Flatpicking sometimes requires that you go backwards for a while before you progress. You learn a lot by imitation, hanging out with experts, and often, being willing to crash in front of people and laugh about it.
One of the oddest phenomena I have experienced in this journey has been learning to disengage from the conscious mind. I know that sounds impossible to non-players, and I imagine it is not exactly that. Maybe it’s only “shifting to the right brain” or submerging to a more primitive kind of memory, but the way I can describe it is practicing and playing for so long that you can do it without looking at your fingers, thinking about the chords, and letting your muscles do what they know to do without much thinking about it.
It is a kind of “self-forgetting” that makes for joy in playing. It lets you look at the other singers and players in a band and smile, read what they are doing, listen to their hints, and play off their cues. It makes the song a mysterious and joyous journey in communion.

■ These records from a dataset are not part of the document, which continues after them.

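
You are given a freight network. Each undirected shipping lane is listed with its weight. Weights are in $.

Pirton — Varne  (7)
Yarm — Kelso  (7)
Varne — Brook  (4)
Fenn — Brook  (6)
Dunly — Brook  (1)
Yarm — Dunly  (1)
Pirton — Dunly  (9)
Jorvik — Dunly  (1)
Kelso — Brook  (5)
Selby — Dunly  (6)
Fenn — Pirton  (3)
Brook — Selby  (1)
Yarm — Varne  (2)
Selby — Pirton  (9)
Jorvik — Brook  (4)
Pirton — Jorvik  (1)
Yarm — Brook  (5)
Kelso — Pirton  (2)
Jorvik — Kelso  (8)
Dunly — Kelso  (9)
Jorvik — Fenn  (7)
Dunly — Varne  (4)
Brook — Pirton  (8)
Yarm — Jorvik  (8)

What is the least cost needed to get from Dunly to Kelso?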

So, flatpicking seems like a perfect modifier to me for my blog, my life, and my religious journey, too. A friend of mine sent me a great quote one day: “I am still learning—Michaelangelo.” Me, too. Forget about what everybody thinks. Focus on the craft, learn the tunes, feel the rhythm, soar out on your own in a jam, learn from your mistakes, don’t do what you can’t do, and stay within the song. Follow the rules of jamming. Respect the other players. Hang in there.
So I offer you a little instrumental I created, a little flatpicking piece. It’s just me with a guitar, playing something I came up with just doodling around one day. I call it, “Possibilitating.” Enjoy, and welcome to my retitled blog. Feels more like me.